With public sector net debt at £2,770bn – equivalent to 97.2pc of GDP, the highest ratio since the early 1960s – the Government is making annual interest payments of £105bn, which is the schools and transport budget combined and almost twice what it spends on defence.
But with Reeves facing competing spending demands from all departments and Labour Left-wing activists out to get her, Reform's policy of ending obscure interest payments buried deep in the national accounts, barely recognised and even less widely understood, could unlock serious money – an average of some four times the fast-diminishing £9.9bn of fiscal headroom she has allowed for 2028/29, each and every year for the rest of this parliament.
This is why Tice has written this public letter now, piling pressure on a desperately cash-strapped Chancellor who has already pointed to the 'dangers' of curtailing these interest payments, accepting the Bank of England's self-serving arguments against change, just as she swallowed whole the Treasury's long-cherished idea of scrapping of winter fuel payments that has turned out to be politically disastrous.
QE was launched in response to the 2008 financial crisis, as the Bank of England 'printed' virtual money to try to revive the UK economy. Threadneedle Street created balances 'ex nihilo', using them to buy government bonds (known as gilts) from investors, mainly commercial banks, in an attempt to drive down borrowing costs.
Those banks then parked the cash they received for their gilts back at the Bank of England, helping to stabilise their own balance sheets and the broader financial system, while earning the 'base interest' on those deposits.
When rates were just 0.5pc following the financial crisis and 0.1pc during the Covid lockdown, the Bank earned far more on returns from gilts than it paid commercial banks in interest, reaping handsome profits which were duly passed on to the Exchequer.
But when QE inevitably led to inflation, interest rates started rising – especially over the past few years, up above 5pc. And that has resulted in big losses on QE balances, which the Government is obliged to indemnify, with some £85.9bn being transferred from the Treasury to the Bank since the end of 2022.

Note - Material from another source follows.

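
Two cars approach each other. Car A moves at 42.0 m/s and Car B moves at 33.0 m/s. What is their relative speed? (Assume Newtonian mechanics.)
v_rel = v_A + v_B = 42.0 + 33.0 = 75.0 m/s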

Even more controversially, the profits of commercial banks have since then been much higher than before Covid – with some of the same institutions perceived to have helped cause the financial crisis making money years down the line, again at taxpayers' expense, from the very emergency measures designed to clear up the mess.
And on top of that, as Tice points out in his letter, the Bank has also been selling its stockpile of gilts back to the market – so-called quantitative tightening (QT) – crystallising billions of pounds of losses for the taxpayer.
Again, many serious economists think this is a mistake, with some of the bonds bought during times of genuine distress now being sold at knockdown prices.
'Once again this is a voluntary decision by the Bank of England, that is imposing tens of billions of pounds of unnecessary losses on the taxpayer,' wrote Tice to Governor Bailey. 'QT is also partly responsible for keeping gilt yields higher than they otherwise would be, resulting in even more punitive interest costs, imposing yet more strain on the Government's profit and loss account,' Tice continued.
He is right.
And, of course, the Bank decided to begin its QT programme just a couple of days before Liz Truss's 'mini-Budget', piling pressure on government debt markets by flooding them with additional gilts, just as a Tory prime minister was launching policies designed to scale back the size of the state.
The timing of that decision, at the very least an important contributory factor in the chaos which ensued, is almost never remarked upon. It certainly will be if the political and media class, at Tice's behest, now becomes seriously interested in the inner workings of the Bank of England's balance sheet.